Tesla set out its investment plans at its Battery Day event in September 2020, which we discussed in our September 22, 2020 note. CEO Elon Musk said the world would need about 10 terawatt hours of battery cell capacity for vehicles and 10 TWh of cell capacity for power generation and storage to move the world away from fossil fuels. To this end, Tesla announced the goal of increasing its own cell capacity from 100 gigawatt hours in 2022 to 3 TWh by 2030. This goal is in addition to the cells being bought from existing battery partners like Panasonic.

Another new investment point came in 2021 when Tesla announced in its 10-K that it had purchased $ 1.5 billion worth of bitcoin in January 2021 and will soon be accepting bitcoin for transactions. The accounting rules force Tesla to record Bitcoin as an intangible asset so that there is no volatility from quarterly non-cash market value adjustments, but the rule also means that Tesla cannot appreciate the value but can only write it off if it is considered depreciated. We are seeing tremendous uncertainty about the future of Bitcoin, so we believe the risk of depreciation is real, although we believe Tesla's financial health can easily absorb any loss. In late February, we estimated that Tesla's $ 1.5 billion stake generated an unrealized gain of approximately $ 600 million.

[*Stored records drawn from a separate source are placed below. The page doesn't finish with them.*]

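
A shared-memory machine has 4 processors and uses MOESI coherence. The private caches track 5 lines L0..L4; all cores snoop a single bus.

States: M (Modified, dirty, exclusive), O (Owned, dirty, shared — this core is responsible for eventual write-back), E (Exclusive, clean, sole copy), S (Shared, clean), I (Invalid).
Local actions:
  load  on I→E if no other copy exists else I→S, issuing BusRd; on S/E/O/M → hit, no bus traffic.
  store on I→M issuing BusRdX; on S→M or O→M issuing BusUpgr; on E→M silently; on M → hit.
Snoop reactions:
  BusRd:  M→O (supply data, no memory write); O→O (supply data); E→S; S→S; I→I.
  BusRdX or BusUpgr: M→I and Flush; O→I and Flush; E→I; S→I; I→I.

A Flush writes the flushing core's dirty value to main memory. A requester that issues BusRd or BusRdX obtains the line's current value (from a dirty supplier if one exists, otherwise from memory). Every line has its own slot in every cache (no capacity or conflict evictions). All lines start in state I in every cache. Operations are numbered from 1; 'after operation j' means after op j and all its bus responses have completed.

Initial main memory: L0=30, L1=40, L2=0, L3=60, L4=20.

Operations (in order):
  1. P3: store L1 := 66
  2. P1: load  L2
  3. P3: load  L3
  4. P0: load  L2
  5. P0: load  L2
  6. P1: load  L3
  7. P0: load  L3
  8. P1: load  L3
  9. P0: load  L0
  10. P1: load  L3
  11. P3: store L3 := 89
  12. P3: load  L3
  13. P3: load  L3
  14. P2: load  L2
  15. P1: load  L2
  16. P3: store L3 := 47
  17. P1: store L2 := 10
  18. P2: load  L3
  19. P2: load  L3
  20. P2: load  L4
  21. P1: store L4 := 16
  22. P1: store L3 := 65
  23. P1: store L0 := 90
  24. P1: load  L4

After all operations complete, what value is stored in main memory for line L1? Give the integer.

1. P3: store L1 := 66  bus=[BusRdX]  L1: P0=I P1=I P2=I P3=M  mem[L1]=40
2. P1: load  L2  bus=[BusRd]  L2: P0=I P1=E P2=I P3=I  mem[L2]=0
3. P3: load  L3  bus=[BusRd]  L3: P0=I P1=I P2=I P3=E  mem[L3]=60
4. P0: load  L2  bus=[BusRd]  L2: P0=S P1=S P2=I P3=I  mem[L2]=0
5. P0: load  L2  bus=[-]  L2: P0=S P1=S P2=I P3=I  mem[L2]=0
6. P1: load  L3  bus=[BusRd]  L3: P0=I P1=S P2=I P3=S  mem[L3]=60
7. P0: load  L3  bus=[BusRd]  L3: P0=S P1=S P2=I P3=S  mem[L3]=60
8. P1: load  L3  bus=[-]  L3: P0=S P1=S P2=I P3=S  mem[L3]=60
9. P0: load  L0  bus=[BusRd]  L0: P0=E P1=I P2=I P3=I  mem[L0]=30
10. P1: load  L3  bus=[-]  L3: P0=S P1=S P2=I P3=S  mem[L3]=60
11. P3: store L3 := 89  bus=[BusUpgr]  L3: P0=I P1=I P2=I P3=M  mem[L3]=60
12. P3: load  L3  bus=[-]  L3: P0=I P1=I P2=I P3=M  mem[L3]=60
13. P3: load  L3  bus=[-]  L3: P0=I P1=I P2=I P3=M  mem[L3]=60
14. P2: load  L2  bus=[BusRd]  L2: P0=S P1=S P2=S P3=I  mem[L2]=0
15. P1: load  L2  bus=[-]  L2: P0=S P1=S P2=S P3=I  mem[L2]=0
16. P3: store L3 := 47  bus=[-]  L3: P0=I P1=I P2=I P3=M  mem[L3]=60
17. P1: store L2 := 10  bus=[BusUpgr]  L2: P0=I P1=M P2=I P3=I  mem[L2]=0
18. P2: load  L3  bus=[BusRd]  L3: P0=I P1=I P2=S P3=O  mem[L3]=60
19. P2: load  L3  bus=[-]  L3: P0=I P1=I P2=S P3=O  mem[L3]=60
20. P2: load  L4  bus=[BusRd]  L4: P0=I P1=I P2=E P3=I  mem[L4]=20
21. P1: store L4 := 16  bus=[BusRdX]  L4: P0=I P1=M P2=I P3=I  mem[L4]=20
22. P1: store L3 := 65  bus=[BusRdX,Flush]  L3: P0=I P1=M P2=I P3=I  mem[L3]=47
23. P1: store L0 := 90  bus=[BusRdX]  L0: P0=I P1=M P2=I P3=I  mem[L0]=30
24. P1: load  L4  bus=[-]  L4: P0=I P1=M P2=I P3=I  mem[L4]=20

memory[L1] = 40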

We see a hypocritical aspect in Tesla's purchase of Bitcoin, as mining Bitcoin requires high energy consumption, which seems to be the opposite of Tesla's mission. Tesla also received $ 1.58 billion in revenue from carbon credit sales in 2020. Investing the same amount in Bitcoin does not, in our opinion, fit Tesla's environmental image, although we do not expect consumers to avoid Tesla as a result.In February 2021, the BBC reported an investigation by Cambridge University that bitcoin consumed 121.4 TWh of electricity per year, which is higher than the consumption of Argentina. If Bitcoin were a country, its consumption would be in the top 30 nations worldwide. For comparison: Annual electricity consumption in the USA is around 4,000 TWh.

Tesla shares were listed on Wednesday, March 24th, 2021 at noon on the Nasdaq at USD 646.22. That's over 90 percent above our fair value estimate of $ 349, which explains the stock's one-star rating.